|Finding a good mentor shouldn't cost an arm and a leg
Lately, I have been receiving a ton of e-mails from individuals/companies wanting me to list them as a resource for pre-medical students. Most of these resources have a fee attached to them, so I typically decline and keep it moving. One message I received recently involved mentoring services for pre-medical students at a price between $20-40 per hour, and I felt compelled to write this post.
If you are currently a pre-medical student, there is absolutely no need to pay anyone to help mentor you in your journey to becoming a physician. Mentors can be found for free all around you. There are professors, current medical students, pre-medical forums on the internet, and a multitude of other free resources. While I don’t knock these services if you have the money to blow on them, if you’re anything like me, then these services can be a huge financial burden. I have made posts regarding ways to obtain help with the medical school process in the past, but here is a brief recap:
Help with Personal Statements
One of the greatest resources you can use for help with your personal statement, is the forum section of Student Doctor Network. This forum has current medical students, school administration members, and fellow students who are willing to look over, revise, and offer suggestions to improving your personal statement completely FREE OF CHARGE! In my opinion, there is no reason not to take advantage of the resource.

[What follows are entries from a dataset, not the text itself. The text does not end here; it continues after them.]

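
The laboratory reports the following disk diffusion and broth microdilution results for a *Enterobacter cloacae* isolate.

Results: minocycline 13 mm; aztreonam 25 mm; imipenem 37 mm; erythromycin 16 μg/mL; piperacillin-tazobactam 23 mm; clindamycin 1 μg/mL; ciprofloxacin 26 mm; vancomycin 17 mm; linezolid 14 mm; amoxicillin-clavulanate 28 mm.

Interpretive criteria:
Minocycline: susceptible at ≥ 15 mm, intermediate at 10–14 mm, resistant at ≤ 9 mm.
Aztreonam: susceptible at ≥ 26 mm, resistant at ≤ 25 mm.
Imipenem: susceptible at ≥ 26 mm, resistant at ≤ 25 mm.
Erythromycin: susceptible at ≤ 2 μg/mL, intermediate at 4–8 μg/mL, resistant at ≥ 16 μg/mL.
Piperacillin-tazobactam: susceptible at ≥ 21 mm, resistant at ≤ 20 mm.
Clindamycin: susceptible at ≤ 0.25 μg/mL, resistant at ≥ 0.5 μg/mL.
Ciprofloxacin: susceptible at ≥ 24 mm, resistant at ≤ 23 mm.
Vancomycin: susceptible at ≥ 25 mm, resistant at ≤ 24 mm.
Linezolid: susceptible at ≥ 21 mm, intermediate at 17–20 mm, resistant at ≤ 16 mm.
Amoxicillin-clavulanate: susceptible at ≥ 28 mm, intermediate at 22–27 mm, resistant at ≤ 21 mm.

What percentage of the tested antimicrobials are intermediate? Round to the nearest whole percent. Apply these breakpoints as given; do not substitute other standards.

Minocycline 13 mm: in 10–14 mm — Intermediate
Aztreonam 25 mm: ≤ 25 mm — resistant
Imipenem (37 mm) ≥ 26 mm — Susceptible
Erythromycin (16 μg/mL) ≥ 16 μg/mL → Resistant
Piperacillin-tazobactam 23 mm: ≥ 21 mm ⇒ S
Clindamycin (1 μg/mL) ≥ 0.5 μg/mL → resistant
Ciprofloxacin: 26 mm is ≥ 24 mm — Susceptible
Vancomycin: 17 mm is ≤ 24 mm ⇒ R
Linezolid: 14 mm is ≤ 16 mm ⇒ resistant
Amoxicillin-clavulanate (28 mm) ≥ 28 mm ⇒ Susceptible
Intermediate: 1/10

10%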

If you are someone who does not want complete strangers to read your personal statement, then there are other options as well. Even if your school does not have a writing center, you could still take your personal statement to any English professor and ask them for help with grammar and such. Also, if you have a physician who you shadow, don’t be afraid to ask them for help in looking over your PS. They can be one of the best resources because they know how the game works. I remember having an ER appointment a few years back, and randomly asking one of the residents if they would take a look at my PS. The person didn’t even hesitate to give me their e-mail address, and they provided great feedback after I sent them my PS.
Finding a Mentor
When it comes to medical school, finding a mentor is not as hard as people like to make it. Again, SDN has many forums where you can ask questions and get advice from current medical students, members of admissions committees, and attending physicians. If you’re applying to osteopathic schools, the AOA went out of its way to make a website dedicated to making physician mentors available to both pre-medical and medical students alike. I previously did a blog post on this, which can be found here. As far as I am aware, a program like this does not exist through the AAMC, but finding a physician mentor can be as simple as looking through a local physician directory and making a few phone calls.

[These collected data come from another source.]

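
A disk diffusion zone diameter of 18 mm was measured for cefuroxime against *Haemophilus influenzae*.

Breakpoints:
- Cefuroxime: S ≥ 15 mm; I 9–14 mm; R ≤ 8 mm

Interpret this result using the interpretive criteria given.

Susceptible

Cefuroxime 18 mm: ≥ 15 mm ⇒ susceptible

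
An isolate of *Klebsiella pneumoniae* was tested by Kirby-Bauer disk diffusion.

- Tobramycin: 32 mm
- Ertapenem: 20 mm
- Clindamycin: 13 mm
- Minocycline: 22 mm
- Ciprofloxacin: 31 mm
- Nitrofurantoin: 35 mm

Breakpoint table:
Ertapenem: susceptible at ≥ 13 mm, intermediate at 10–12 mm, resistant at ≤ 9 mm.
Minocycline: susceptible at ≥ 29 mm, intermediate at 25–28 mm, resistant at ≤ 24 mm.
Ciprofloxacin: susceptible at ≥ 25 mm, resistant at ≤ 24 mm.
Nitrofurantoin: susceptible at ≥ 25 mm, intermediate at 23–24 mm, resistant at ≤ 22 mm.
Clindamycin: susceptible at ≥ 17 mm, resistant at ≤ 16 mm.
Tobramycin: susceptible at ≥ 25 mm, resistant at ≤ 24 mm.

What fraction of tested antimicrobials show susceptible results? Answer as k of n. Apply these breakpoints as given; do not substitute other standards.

4 of 6

Tobramycin (32 mm) ≥ 25 mm — susceptible
Ertapenem: 20 mm is ≥ 13 mm ⇒ Susceptible
Clindamycin: 13 mm is ≤ 16 mm — Resistant
Minocycline (22 mm) ≤ 24 mm → R
Ciprofloxacin: 31 mm is ≥ 25 mm → S
Nitrofurantoin: 35 mm is ≥ 25 mm → Susceptible
Susceptible: 4/6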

You could also utilize professors as mentors, and contact the medical schools that you’re interested in and set-up an appointment to discuss the ways in which you can become a more competitive applicant. Once you have found a mentor, they can help guide you through the application process and be a source of encouragement. Many individuals will do this for free, so again, I see no point in paying for this.
Put in the Effort
Basically, this post was just my way of saying that I do not promote high-cost companies as a resource to pre-medical students. I was not in a position to afford these companies when I was going through the process, and I do not want my readers to feel that they need to shell out cash in order for their applications to stand out. Even if you do not personally know anyone who can help you with your application, or if you have been out of school a while, all it takes is a little effort to find the help you need. Don’t be afraid to reach out of your comfort zone and find the individuals who can help you achieve your goals. Applying to medical school alone is a very expensive process; Finding the help and support you need shouldn’t be.